So I'm having trouble writing down a rigorous proof of something that seems very clear.
Consider the following Markov chain on a ring: with probability $1/2$, it stays where it is, with probability $1/2-1/n$ it moves counterclockwise, and with probability $1/n$ it jumps to a random node. When the latter has happened, we'll say a jump has occurred.
Let $A$ be the event that by time $10n$, exactly one jump has occurred. Let $B$ be the event that the random walk has never taken the self loop at node $1$.
I want to prove that $P(B|A)$ is lower bounded by some constant independent of $n$. I'm actually guessing that $P(B|A) \geq 1/2^{11}$.
This seems obvious to me: conditional on $A$, the number of times the chain transitions into node $1$ by time $10n$ is at most $11$, and the probability of not taking the self-loop is $1/2$ each time.

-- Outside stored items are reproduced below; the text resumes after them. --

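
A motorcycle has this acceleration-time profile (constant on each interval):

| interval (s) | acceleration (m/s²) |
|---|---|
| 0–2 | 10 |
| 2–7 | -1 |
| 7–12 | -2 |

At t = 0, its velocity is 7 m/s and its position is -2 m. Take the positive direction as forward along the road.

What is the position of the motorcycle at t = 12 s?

On each constant-a segment, Δv = aΔt and Δx = v₀Δt + ½aΔt²; chain segment to segment.
0–2 s: v starts 7 m/s; Δx = 7·2 + ½·10·2² = 34 m; v ends 27 m/s.
2–7 s: v starts 27 m/s; Δx = 27·5 + ½·-1·5² = 122.5 m; v ends 22 m/s.
7–12 s: v starts 22 m/s; Δx = 22·5 + ½·-2·5² = 85 m; v ends 12 m/s.
x(12) = -2 + Σ Δx = 239.5 m.

239.5 m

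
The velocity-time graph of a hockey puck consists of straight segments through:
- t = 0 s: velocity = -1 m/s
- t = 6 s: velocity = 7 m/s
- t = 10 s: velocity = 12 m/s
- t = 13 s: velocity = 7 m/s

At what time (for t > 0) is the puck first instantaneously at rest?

v changes sign on 0–6 s (from -1 to 7); the graph is linear there, so v = 0 at t = 0 + (1)·(6 − 0)/(7 − -1) = 0.75 s.

t = 0.75 s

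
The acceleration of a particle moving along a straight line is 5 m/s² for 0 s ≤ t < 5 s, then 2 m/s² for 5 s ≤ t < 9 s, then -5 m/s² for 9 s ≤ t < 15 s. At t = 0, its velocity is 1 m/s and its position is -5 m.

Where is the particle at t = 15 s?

296.5 m

On each constant-a segment, Δv = aΔt and Δx = v₀Δt + ½aΔt²; chain segment to segment.
0–5 s: v starts 1 m/s; Δx = 1·5 + ½·5·5² = 67.5 m; v ends 26 m/s.
5–9 s: v starts 26 m/s; Δx = 26·4 + ½·2·4² = 120 m; v ends 34 m/s.
9–15 s: v starts 34 m/s; Δx = 34·6 + ½·-5·6² = 114 m; v ends 4 m/s.
x(15) = -5 + Σ Δx = 296.5 m.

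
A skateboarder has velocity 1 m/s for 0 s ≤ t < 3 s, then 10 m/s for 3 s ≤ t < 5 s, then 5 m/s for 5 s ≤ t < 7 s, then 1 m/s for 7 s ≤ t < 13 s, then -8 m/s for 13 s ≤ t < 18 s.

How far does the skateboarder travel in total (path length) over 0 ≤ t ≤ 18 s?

79 m

Distance (not displacement) is the total path length: add the absolute areas under v-t.
0–3 s: |1| × 3 = 3 m
3–5 s: |10| × 2 = 20 m
5–7 s: |5| × 2 = 10 m
7–13 s: |1| × 6 = 6 m
13–18 s: |-8| × 5 = 40 m
Total distance = 79 m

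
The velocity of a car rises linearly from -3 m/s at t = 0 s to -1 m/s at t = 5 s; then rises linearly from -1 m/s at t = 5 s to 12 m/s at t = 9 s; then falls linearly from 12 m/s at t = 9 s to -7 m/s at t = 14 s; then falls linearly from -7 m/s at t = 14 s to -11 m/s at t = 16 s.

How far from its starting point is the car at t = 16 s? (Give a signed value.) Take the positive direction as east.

Displacement is the signed area under the v-t curve.
0–5 s: ½(-3 + -1)(5) = -10 m
5–9 s: ½(-1 + 12)(4) = 22 m
9–14 s: ½(12 + -7)(5) = 12.5 m
14–16 s: ½(-7 + -11)(2) = -18 m
Net displacement = 6.5 m

6.5 m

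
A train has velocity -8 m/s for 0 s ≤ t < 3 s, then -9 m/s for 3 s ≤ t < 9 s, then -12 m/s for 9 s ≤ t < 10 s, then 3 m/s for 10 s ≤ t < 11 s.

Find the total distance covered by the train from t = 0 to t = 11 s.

93 m

Total distance travelled is ∫|v| dt — sum the magnitudes of each area piece.
0–3 s: |-8| × 3 = 24 m
3–9 s: |-9| × 6 = 54 m
9–10 s: |-12| × 1 = 12 m
10–11 s: |3| × 1 = 3 m
Total distance = 93 m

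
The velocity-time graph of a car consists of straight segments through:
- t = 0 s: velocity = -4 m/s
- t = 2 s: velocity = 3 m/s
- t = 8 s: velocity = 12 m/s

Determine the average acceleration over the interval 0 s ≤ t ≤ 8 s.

2 m/s²

Average acceleration = Δv/Δt = (12 − -4)/(8 − 0) = 2 m/s².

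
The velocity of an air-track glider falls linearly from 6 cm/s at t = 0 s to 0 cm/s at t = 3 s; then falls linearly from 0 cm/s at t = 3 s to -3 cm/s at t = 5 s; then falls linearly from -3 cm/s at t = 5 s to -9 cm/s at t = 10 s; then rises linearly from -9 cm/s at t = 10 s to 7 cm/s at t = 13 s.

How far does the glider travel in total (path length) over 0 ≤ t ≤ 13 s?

54.1875 cm

Distance (not displacement) is the total path length: add the absolute areas under v-t.
0–3 s: |½(6 + 0)(3)| = 9 cm
3–5 s: |½(0 + -3)(2)| = 3 cm
5–10 s: |½(-3 + -9)(5)| = 30 cm
10–13 s: v = 0 at t = 11.6875 s; triangle areas 7.59375 + 4.59375 = 12.1875 cm
Total distance = 54.1875 cm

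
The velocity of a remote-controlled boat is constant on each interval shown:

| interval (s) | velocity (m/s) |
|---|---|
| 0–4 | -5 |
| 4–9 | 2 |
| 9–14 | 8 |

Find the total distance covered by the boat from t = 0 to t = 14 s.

Total distance travelled is ∫|v| dt — sum the magnitudes of each area piece.
0–4 s: |-5| × 4 = 20 m
4–9 s: |2| × 5 = 10 m
9–14 s: |8| × 5 = 40 m
Total distance = 70 m

70 m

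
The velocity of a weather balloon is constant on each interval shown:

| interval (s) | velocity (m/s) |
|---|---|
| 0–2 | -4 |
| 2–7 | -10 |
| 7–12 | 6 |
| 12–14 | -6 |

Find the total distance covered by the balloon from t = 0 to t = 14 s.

100 m

Total distance travelled is ∫|v| dt — sum the magnitudes of each area piece.
0–2 s: |-4| × 2 = 8 m
2–7 s: |-10| × 5 = 50 m
7–12 s: |6| × 5 = 30 m
12–14 s: |-6| × 2 = 12 m
Total distance = 100 m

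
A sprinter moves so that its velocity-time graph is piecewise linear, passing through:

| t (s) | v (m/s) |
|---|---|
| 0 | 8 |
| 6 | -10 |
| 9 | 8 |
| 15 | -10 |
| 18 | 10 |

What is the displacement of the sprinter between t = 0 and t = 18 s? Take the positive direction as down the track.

-15 m

Displacement is the signed area under the v-t curve.
0–6 s: ½(8 + -10)(6) = -6 m
6–9 s: ½(-10 + 8)(3) = -3 m
9–15 s: ½(8 + -10)(6) = -6 m
15–18 s: ½(-10 + 10)(3) = 0 m
Net displacement = -15 m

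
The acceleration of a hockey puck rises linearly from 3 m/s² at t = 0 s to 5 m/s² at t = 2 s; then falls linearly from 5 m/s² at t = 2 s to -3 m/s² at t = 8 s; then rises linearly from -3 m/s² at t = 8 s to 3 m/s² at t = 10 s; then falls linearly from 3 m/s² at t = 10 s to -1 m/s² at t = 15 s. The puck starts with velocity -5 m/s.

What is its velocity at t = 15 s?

14 m/s

Δv equals the area under the a-t graph; then v = v₀ + Δv.
0–2 s: ½(3 + 5)(2) = 8 m/s
2–8 s: ½(5 + -3)(6) = 6 m/s
8–10 s: ½(-3 + 3)(2) = 0 m/s
10–15 s: ½(3 + -1)(5) = 5 m/s
Δv = 19 m/s, so v(15) = -5 + (19) = 14 m/s.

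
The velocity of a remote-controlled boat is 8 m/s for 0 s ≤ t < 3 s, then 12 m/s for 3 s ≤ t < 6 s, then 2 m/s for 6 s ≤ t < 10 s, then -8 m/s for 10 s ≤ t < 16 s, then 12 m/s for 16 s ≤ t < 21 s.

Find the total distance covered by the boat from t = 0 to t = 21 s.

Distance (not displacement) is the total path length: add the absolute areas under v-t.
0–3 s: |8| × 3 = 24 m
3–6 s: |12| × 3 = 36 m
6–10 s: |2| × 4 = 8 m
10–16 s: |-8| × 6 = 48 m
16–21 s: |12| × 5 = 60 m
Total distance = 176 m

176 m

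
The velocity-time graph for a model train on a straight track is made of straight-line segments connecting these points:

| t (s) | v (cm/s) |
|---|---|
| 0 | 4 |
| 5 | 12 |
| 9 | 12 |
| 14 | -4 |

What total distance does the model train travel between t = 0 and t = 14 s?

113 cm

Distance (not displacement) is the total path length: add the absolute areas under v-t.
0–5 s: |½(4 + 12)(5)| = 40 cm
5–9 s: |12| × 4 = 48 cm
9–14 s: v = 0 at t = 12.75 s; triangle areas 22.5 + 2.5 = 25 cm
Total distance = 113 cm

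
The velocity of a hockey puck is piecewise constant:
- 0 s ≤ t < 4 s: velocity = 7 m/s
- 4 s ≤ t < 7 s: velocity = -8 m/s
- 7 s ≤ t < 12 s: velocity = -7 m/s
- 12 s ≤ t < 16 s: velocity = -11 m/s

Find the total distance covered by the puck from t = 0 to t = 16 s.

Total distance travelled is ∫|v| dt — sum the magnitudes of each area piece.
0–4 s: |7| × 4 = 28 m
4–7 s: |-8| × 3 = 24 m
7–12 s: |-7| × 5 = 35 m
12–16 s: |-11| × 4 = 44 m
Total distance = 131 m

131 m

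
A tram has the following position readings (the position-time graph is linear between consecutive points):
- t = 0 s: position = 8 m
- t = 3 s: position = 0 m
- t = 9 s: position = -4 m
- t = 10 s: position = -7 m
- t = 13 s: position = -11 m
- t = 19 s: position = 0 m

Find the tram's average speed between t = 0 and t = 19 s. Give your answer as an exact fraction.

Average speed = (total path length)/(elapsed time); on a piecewise-linear x-t graph the path length is Σ|Δx|.
0–3 s: |Δx| = |0 − 8| = 8 m
3–9 s: |Δx| = |-4 − 0| = 4 m
9–10 s: |Δx| = |-7 − -4| = 3 m
10–13 s: |Δx| = |-11 − -7| = 4 m
13–19 s: |Δx| = |0 − -11| = 11 m
Total path = 30 m; average speed = 30/19 = 30/19 m/s.

30/19 m/s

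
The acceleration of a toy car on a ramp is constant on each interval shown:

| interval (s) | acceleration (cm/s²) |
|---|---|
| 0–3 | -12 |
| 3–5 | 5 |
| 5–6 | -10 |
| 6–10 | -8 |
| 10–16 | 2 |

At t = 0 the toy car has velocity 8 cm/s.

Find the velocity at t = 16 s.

-48 cm/s

Δv equals the area under the a-t graph; then v = v₀ + Δv.
0–3 s: -12 × 3 = -36 cm/s
3–5 s: 5 × 2 = 10 cm/s
5–6 s: -10 × 1 = -10 cm/s
6–10 s: -8 × 4 = -32 cm/s
10–16 s: 2 × 6 = 12 cm/s
Δv = -56 cm/s, so v(16) = 8 + (-56) = -48 cm/s.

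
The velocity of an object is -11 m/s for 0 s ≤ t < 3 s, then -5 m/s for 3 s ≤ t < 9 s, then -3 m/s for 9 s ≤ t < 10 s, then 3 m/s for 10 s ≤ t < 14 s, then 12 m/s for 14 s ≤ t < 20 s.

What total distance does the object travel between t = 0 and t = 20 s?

Total distance travelled is ∫|v| dt — sum the magnitudes of each area piece.
0–3 s: |-11| × 3 = 33 m
3–9 s: |-5| × 6 = 30 m
9–10 s: |-3| × 1 = 3 m
10–14 s: |3| × 4 = 12 m
14–20 s: |12| × 6 = 72 m
Total distance = 150 m

150 m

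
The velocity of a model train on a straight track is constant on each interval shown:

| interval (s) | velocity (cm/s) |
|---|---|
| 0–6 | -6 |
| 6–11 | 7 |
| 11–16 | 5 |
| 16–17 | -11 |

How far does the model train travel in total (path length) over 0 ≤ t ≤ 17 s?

107 cm

Distance (not displacement) is the total path length: add the absolute areas under v-t.
0–6 s: |-6| × 6 = 36 cm
6–11 s: |7| × 5 = 35 cm
11–16 s: |5| × 5 = 25 cm
16–17 s: |-11| × 1 = 11 cm
Total distance = 107 cm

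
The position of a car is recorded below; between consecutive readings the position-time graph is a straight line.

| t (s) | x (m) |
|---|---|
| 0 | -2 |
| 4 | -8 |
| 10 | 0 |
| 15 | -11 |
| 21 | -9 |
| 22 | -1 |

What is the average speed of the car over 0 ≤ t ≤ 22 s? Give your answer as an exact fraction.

Average speed = (total path length)/(elapsed time); on a piecewise-linear x-t graph the path length is Σ|Δx|.
0–4 s: |Δx| = |-8 − -2| = 6 m
4–10 s: |Δx| = |0 − -8| = 8 m
10–15 s: |Δx| = |-11 − 0| = 11 m
15–21 s: |Δx| = |-9 − -11| = 2 m
21–22 s: |Δx| = |-1 − -9| = 8 m
Total path = 35 m; average speed = 35/22 = 35/22 m/s.

35/22 m/s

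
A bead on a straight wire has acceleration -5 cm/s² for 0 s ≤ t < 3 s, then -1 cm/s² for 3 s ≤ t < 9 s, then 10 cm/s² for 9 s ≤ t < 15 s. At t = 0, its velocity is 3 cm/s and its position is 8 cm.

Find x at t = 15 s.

On each constant-a segment, Δv = aΔt and Δx = v₀Δt + ½aΔt²; chain segment to segment.
0–3 s: v starts 3 cm/s; Δx = 3·3 + ½·-5·3² = -13.5 cm; v ends -12 cm/s.
3–9 s: v starts -12 cm/s; Δx = -12·6 + ½·-1·6² = -90 cm; v ends -18 cm/s.
9–15 s: v starts -18 cm/s; Δx = -18·6 + ½·10·6² = 72 cm; v ends 42 cm/s.
x(15) = 8 + Σ Δx = -23.5 cm.

-23.5 cm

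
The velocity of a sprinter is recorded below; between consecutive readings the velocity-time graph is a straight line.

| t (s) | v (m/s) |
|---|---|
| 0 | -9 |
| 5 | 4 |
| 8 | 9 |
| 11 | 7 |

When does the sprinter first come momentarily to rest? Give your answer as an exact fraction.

t = 45/13 s

v changes sign on 0–5 s (from -9 to 4); the graph is linear there, so v = 0 at t = 0 + (9)·(5 − 0)/(4 − -9) = 45/13 s.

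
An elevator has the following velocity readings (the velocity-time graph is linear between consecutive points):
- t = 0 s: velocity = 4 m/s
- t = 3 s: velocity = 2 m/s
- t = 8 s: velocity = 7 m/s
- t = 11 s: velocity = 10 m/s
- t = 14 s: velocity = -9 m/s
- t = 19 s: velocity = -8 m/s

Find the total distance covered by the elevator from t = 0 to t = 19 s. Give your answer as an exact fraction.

Total distance travelled is ∫|v| dt — sum the magnitudes of each area piece.
0–3 s: |½(4 + 2)(3)| = 9 m
3–8 s: |½(2 + 7)(5)| = 22.5 m
8–11 s: |½(7 + 10)(3)| = 25.5 m
11–14 s: v = 0 at t = 239/19 s; triangle areas 150/19 + 243/38 = 543/38 m
14–19 s: |½(-9 + -8)(5)| = 42.5 m
Total distance = 2162/19 m

2162/19 m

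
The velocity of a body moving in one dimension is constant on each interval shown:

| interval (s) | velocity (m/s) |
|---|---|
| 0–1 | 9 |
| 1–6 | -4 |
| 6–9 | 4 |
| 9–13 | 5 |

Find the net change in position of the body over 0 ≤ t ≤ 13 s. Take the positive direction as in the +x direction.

21 m

Net displacement equals the area under the velocity-time graph (areas below the axis count negative).
0–1 s: 9 × 1 = 9 m
1–6 s: -4 × 5 = -20 m
6–9 s: 4 × 3 = 12 m
9–13 s: 5 × 4 = 20 m
Net displacement = 21 m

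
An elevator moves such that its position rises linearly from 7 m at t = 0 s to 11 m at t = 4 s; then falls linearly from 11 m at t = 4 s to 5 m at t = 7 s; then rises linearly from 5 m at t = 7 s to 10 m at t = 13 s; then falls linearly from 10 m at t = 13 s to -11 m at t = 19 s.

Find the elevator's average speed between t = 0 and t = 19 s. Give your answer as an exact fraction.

Average speed = (total path length)/(elapsed time); on a piecewise-linear x-t graph the path length is Σ|Δx|.
0–4 s: |Δx| = |11 − 7| = 4 m
4–7 s: |Δx| = |5 − 11| = 6 m
7–13 s: |Δx| = |10 − 5| = 5 m
13–19 s: |Δx| = |-11 − 10| = 21 m
Total path = 36 m; average speed = 36/19 = 36/19 m/s.

36/19 m/s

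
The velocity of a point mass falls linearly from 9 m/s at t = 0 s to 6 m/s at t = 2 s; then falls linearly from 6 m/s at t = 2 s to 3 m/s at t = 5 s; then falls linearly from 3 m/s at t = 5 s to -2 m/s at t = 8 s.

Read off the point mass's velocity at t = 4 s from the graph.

4 m/s

On 2–5 s the graph is linear from 6 to 3 m/s: v(4) = 6 + (3 − 6)·(4 − 2)/(5 − 2) = 4 m/s.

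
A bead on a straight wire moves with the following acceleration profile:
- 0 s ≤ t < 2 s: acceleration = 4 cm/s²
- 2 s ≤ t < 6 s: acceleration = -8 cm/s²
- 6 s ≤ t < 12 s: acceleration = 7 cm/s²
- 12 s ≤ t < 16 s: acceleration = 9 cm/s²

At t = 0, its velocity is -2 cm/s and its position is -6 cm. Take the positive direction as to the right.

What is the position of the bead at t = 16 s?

64 cm

On each constant-a segment, Δv = aΔt and Δx = v₀Δt + ½aΔt²; chain segment to segment.
0–2 s: v starts -2 cm/s; Δx = -2·2 + ½·4·2² = 4 cm; v ends 6 cm/s.
2–6 s: v starts 6 cm/s; Δx = 6·4 + ½·-8·4² = -40 cm; v ends -26 cm/s.
6–12 s: v starts -26 cm/s; Δx = -26·6 + ½·7·6² = -30 cm; v ends 16 cm/s.
12–16 s: v starts 16 cm/s; Δx = 16·4 + ½·9·4² = 136 cm; v ends 52 cm/s.
x(16) = -6 + Σ Δx = 64 cm.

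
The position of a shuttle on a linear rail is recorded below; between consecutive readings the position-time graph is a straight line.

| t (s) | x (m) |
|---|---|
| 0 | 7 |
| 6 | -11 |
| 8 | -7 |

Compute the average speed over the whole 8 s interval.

2.75 m/s

Average speed = (total path length)/(elapsed time); on a piecewise-linear x-t graph the path length is Σ|Δx|.
0–6 s: |Δx| = |-11 − 7| = 18 m
6–8 s: |Δx| = |-7 − -11| = 4 m
Total path = 22 m; average speed = 22/8 = 2.75 m/s.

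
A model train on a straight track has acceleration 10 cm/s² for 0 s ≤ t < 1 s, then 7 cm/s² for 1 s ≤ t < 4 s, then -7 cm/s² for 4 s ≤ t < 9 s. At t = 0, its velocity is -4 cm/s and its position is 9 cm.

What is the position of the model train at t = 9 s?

On each constant-a segment, Δv = aΔt and Δx = v₀Δt + ½aΔt²; chain segment to segment.
0–1 s: v starts -4 cm/s; Δx = -4·1 + ½·10·1² = 1 cm; v ends 6 cm/s.
1–4 s: v starts 6 cm/s; Δx = 6·3 + ½·7·3² = 49.5 cm; v ends 27 cm/s.
4–9 s: v starts 27 cm/s; Δx = 27·5 + ½·-7·5² = 47.5 cm; v ends -8 cm/s.
x(9) = 9 + Σ Δx = 107 cm.

107 cm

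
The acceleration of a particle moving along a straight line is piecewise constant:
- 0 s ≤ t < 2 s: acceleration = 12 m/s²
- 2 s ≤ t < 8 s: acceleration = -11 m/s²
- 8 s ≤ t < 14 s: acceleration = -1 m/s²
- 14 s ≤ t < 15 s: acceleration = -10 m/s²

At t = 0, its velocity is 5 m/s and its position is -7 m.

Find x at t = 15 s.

-285 m

On each constant-a segment, Δv = aΔt and Δx = v₀Δt + ½aΔt²; chain segment to segment.
0–2 s: v starts 5 m/s; Δx = 5·2 + ½·12·2² = 34 m; v ends 29 m/s.
2–8 s: v starts 29 m/s; Δx = 29·6 + ½·-11·6² = -24 m; v ends -37 m/s.
8–14 s: v starts -37 m/s; Δx = -37·6 + ½·-1·6² = -240 m; v ends -43 m/s.
14–15 s: v starts -43 m/s; Δx = -43·1 + ½·-10·1² = -48 m; v ends -53 m/s.
x(15) = -7 + Σ Δx = -285 m.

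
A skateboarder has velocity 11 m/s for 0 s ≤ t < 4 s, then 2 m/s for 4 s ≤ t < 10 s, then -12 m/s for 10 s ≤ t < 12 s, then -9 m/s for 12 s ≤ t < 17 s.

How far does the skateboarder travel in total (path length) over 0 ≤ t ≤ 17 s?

125 m

Distance (not displacement) is the total path length: add the absolute areas under v-t.
0–4 s: |11| × 4 = 44 m
4–10 s: |2| × 6 = 12 m
10–12 s: |-12| × 2 = 24 m
12–17 s: |-9| × 5 = 45 m
Total distance = 125 m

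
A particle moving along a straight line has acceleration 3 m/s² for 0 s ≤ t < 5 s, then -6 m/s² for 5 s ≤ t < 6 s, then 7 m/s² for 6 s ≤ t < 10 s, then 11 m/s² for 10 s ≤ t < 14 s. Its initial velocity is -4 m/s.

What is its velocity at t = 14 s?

Δv equals the area under the a-t graph; then v = v₀ + Δv.
0–5 s: 3 × 5 = 15 m/s
5–6 s: -6 × 1 = -6 m/s
6–10 s: 7 × 4 = 28 m/s
10–14 s: 11 × 4 = 44 m/s
Δv = 81 m/s, so v(14) = -4 + (81) = 77 m/s.

77 m/s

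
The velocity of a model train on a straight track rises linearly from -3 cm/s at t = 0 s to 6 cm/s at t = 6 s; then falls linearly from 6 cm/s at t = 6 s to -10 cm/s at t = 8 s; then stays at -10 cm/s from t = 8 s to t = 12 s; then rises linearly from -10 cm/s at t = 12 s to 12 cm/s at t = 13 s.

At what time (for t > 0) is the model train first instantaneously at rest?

v changes sign on 0–6 s (from -3 to 6); the graph is linear there, so v = 0 at t = 0 + (3)·(6 − 0)/(6 − -3) = 2 s.

t = 2 s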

But how to say this formally?
Edit: Actually the above sketch is somewhat problematic: as Craig points out in the comments, taking exactly one jump changes the probabilities of taking the self loop whenever the chain is at node $1$. But, presumably, the chance of taking the counterclockwise transition should only increase, since the number of jumps is below what you'd expect in $10n$ transitions. So I'd be perfectly satisfied with the bound $(1/2-1/n)^{11}$ instead.